Although, “obviously, same-day delivery and other tight delivery schedules make it more difficult for the delivery company to combine shipments in the same neighborhood, which increases the distance traveled per item.and, consequently, the carbon footprint “, as do the returns, says Patricia van Loon, a researcher at Viktoria Swedish ICT, a Swedish non-profit institute focused on sustainable mobility.
Another positive impact of the Internet would be that, thanks to platforms such as eBay, millions of people sell used items, mainly clothing, books and all kinds of household items, which before this way would have ended up in the waste containers. This has allowed to endow many consumer goods with a longer lifespan , reducing the impact of the manufacture of new ones.

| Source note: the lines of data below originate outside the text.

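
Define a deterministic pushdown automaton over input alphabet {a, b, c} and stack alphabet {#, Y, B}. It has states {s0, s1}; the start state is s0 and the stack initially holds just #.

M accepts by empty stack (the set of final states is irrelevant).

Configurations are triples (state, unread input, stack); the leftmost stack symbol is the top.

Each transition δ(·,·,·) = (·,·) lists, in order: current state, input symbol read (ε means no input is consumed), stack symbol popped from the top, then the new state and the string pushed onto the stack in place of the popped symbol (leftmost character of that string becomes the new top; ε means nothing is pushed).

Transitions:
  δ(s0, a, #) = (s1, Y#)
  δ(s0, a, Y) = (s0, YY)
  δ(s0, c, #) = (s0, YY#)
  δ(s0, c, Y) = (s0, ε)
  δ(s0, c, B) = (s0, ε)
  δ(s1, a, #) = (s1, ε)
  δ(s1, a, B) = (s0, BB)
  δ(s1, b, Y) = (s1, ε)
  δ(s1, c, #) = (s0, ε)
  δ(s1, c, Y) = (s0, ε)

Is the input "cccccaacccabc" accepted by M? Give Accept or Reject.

Accept

(s0, cccccaacccabc, #) ⊢ (s0, ccccaacccabc, YY#) ⊢ (s0, cccaacccabc, Y#) ⊢ (s0, ccaacccabc, #) ⊢ (s0, caacccabc, YY#) ⊢ (s0, aacccabc, Y#) ⊢ (s0, acccabc, YY#) ⊢ (s0, cccabc, YYY#) ⊢ (s0, ccabc, YY#) ⊢ (s0, cabc, Y#) ⊢ (s0, abc, #) ⊢ (s1, bc, Y#) ⊢ (s1, c, #) ⊢ (s0, ε, ε)
All input consumed and the stack is empty.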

In addition, several transport companies are betting on the electric vehicle to cover part of its distribution network. UPS already has 1,500 electric vans, and DHL plans to work with the same mobility system. Tesla recently introduced a powerful electric truck. Although as always nothing is white or black before congratulating you would have to analyze the origin of the current that will charge your batteries.
“Unfortunately, there is no conclusive answer to the question of whether shopping online or in stores is better for the environment,” admits Dr. Van Loon. “Electronic commerce generates lower total emissions because customer trips are considerably reduced , but each situation is unique, so you can never say that electronic commerce is always better for the environment,” agrees Alexis Bateman, of the Center of Transport and Logistics of the Massachusetts Institute of Technology (United States).